Please don't throw me to the wolves for having a short visit to "the dark side"....

As some of you know, I have plans to create a huge layout of my Flyer collection. With that in mind, I'm always looking for items to add for that goal. Today I went to a model RR auction to get a few more Flyers items -- but I also picked up 2 Lionel Oil Derricks -- this now makes 4 of these in my collection. But what surprised me most was when I took this dirty, filthy 50-60 year old piece and slapped the wires on to test it....she came to life like it was just shut off yesterday.

http://youtu.be/XxzOCnJNLw4


----------



## llskis (Apr 11, 2013)

Nuttin But Flyer said:


> Please don't throw me to the wolves for having a short visit to "the dark side"....
> 
> N/B/F: Not "the dark side" for me. Today's Lionel is not the same Lionel of old. All new
> owners and have a complete and "fastest growing" division in American Flyers. They make
> some gorgeous A/F pieces now. Larry P.S. Have you seen their new A/F Catalog? Some very nice items. :smilie_daumenpos:


----------



## The New Guy (Mar 11, 2012)

Nuttin But Flyer said:


> ...she came to life like it was just shut off yesterday.
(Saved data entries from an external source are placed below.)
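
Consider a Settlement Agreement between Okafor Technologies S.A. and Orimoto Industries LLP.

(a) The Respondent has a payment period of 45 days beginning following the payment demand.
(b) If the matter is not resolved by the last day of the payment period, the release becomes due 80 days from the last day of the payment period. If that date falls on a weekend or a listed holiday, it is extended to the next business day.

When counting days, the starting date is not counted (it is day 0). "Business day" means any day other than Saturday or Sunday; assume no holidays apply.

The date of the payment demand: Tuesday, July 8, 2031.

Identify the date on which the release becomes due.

Adding 45 calendar days to July 8, 2031 gives August 22, 2031, which is the last day of the payment period.
Adding 80 calendar days to August 22, 2031 gives November 10, 2031, which is the date on which the release becomes due. November 10, 2031 is a Monday, so no roll-forward applies.

November 10, 2031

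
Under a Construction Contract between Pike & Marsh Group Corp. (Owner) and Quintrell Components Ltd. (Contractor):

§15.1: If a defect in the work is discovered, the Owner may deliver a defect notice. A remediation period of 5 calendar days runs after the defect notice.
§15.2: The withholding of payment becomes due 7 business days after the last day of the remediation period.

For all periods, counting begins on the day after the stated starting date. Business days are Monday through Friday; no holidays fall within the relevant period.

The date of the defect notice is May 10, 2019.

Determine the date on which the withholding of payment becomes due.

The last day of the remediation period: May 10, 2019 + 5 days = May 15, 2019.
From Wednesday, May 15, 2019, 7 business days (May 16, May 17, May 20, May 21, May 22, May 23, May 24, skipping weekends) brings us to Friday, May 24, 2019, which is the date on which the withholding of payment becomes due.

May 24, 2019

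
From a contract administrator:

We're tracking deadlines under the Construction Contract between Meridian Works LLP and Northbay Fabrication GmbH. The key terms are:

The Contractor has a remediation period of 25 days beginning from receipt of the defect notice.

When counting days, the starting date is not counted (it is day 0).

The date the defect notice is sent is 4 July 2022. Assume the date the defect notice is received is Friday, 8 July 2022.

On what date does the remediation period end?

Adding 25 calendar days to 8 July 2022 gives 2 August 2022, which is the last day of the remediation period.

2 August 2022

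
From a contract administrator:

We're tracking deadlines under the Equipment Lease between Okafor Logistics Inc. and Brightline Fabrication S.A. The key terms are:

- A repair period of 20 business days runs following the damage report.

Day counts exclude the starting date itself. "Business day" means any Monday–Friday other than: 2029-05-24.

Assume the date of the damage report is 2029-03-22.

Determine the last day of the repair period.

2029-04-19

The last day of the repair period: counting 20 business days from Thursday, 2029-03-22 (Mar 23, Mar 26, Mar 27, Mar 28, …, Apr 17, Apr 18, Apr 19, skipping weekends) reaches Thursday, 2029-04-19.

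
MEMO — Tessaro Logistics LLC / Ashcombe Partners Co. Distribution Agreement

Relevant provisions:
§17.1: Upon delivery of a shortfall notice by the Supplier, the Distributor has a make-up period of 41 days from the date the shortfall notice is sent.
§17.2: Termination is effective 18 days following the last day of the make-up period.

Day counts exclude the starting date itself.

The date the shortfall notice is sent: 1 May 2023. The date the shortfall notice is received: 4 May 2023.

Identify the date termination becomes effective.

29 June 2023

The last day of the make-up period: 41 calendar days after 1 May 2023 is 11 June 2023.
Adding 18 calendar days to 11 June 2023 gives 29 June 2023, which is the date termination becomes effective.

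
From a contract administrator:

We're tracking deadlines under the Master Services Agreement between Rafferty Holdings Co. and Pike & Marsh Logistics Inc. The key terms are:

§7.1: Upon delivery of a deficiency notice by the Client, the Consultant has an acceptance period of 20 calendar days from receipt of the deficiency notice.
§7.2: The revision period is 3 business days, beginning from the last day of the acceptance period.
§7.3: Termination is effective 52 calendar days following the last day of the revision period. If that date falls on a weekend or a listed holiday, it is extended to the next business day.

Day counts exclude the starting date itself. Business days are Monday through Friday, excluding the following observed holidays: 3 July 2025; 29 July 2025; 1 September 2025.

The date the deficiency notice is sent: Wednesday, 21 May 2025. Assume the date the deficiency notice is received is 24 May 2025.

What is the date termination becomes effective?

The last day of the acceptance period: 24 May 2025 + 20 days = 13 June 2025.
The last day of the revision period: counting 3 business days from Friday, 13 June 2025 (Jun 16, Jun 17, Jun 18, skipping weekends) reaches Wednesday, 18 June 2025.
The date termination becomes effective: 18 June 2025 + 52 days = 9 August 2025. That falls on a Saturday, so it rolls to the next business day, Monday, 11 August 2025.

11 August 2025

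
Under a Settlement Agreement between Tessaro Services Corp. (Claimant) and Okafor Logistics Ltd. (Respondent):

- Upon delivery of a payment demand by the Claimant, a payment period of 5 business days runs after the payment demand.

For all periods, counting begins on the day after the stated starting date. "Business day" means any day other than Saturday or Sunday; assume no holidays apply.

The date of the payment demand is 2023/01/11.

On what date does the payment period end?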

Is that how the horsehead works then, or is that one a bit sticky? I've not seen one working so I don't know what to expect.

I have it in the back of my mind to build just a pump or two...they are scattered through the landscape here in the most unusual places.


----------



## Big Ed (Jun 16, 2009)

Welcome to the dark side. Next you will have a yard filled with Lionel oil tankers.
4 of them? 

Nice long video, it didn't get to really pumping away.
It does pump faster right?

Nice additions I think. :smilie_daumenpos:


----------



## Nuttin But Flyer (Dec 19, 2011)

Ed, there is an adjusting screw under the base, not sure what effect that would have on it -- maybe faster/slower?? I didn't mess with it since the thing worked right away. I did try the other oil derrick I got with it and the pump/plunger did not move. There is some sort of thermal switch that controls it. Maybe it needs to be replaced?? Or maybe the adjusting screw needs to be...well, adjusted. But the bubble tubes both work great. I know Olsens has some online paperwork on nearly all things Lionel, so I'll check there for info.


----------



## Kwikster (Feb 22, 2012)

Welcome to the "darkside" young Jedi 

A link to the 455 derrick manual. http://pictures.olsenstoy.com/searchcd31.htm?itm=306 It can be adjusted to work faster or slower via the adjustment screw. A cool accessory, I may just have to grab a couple 

Carl


----------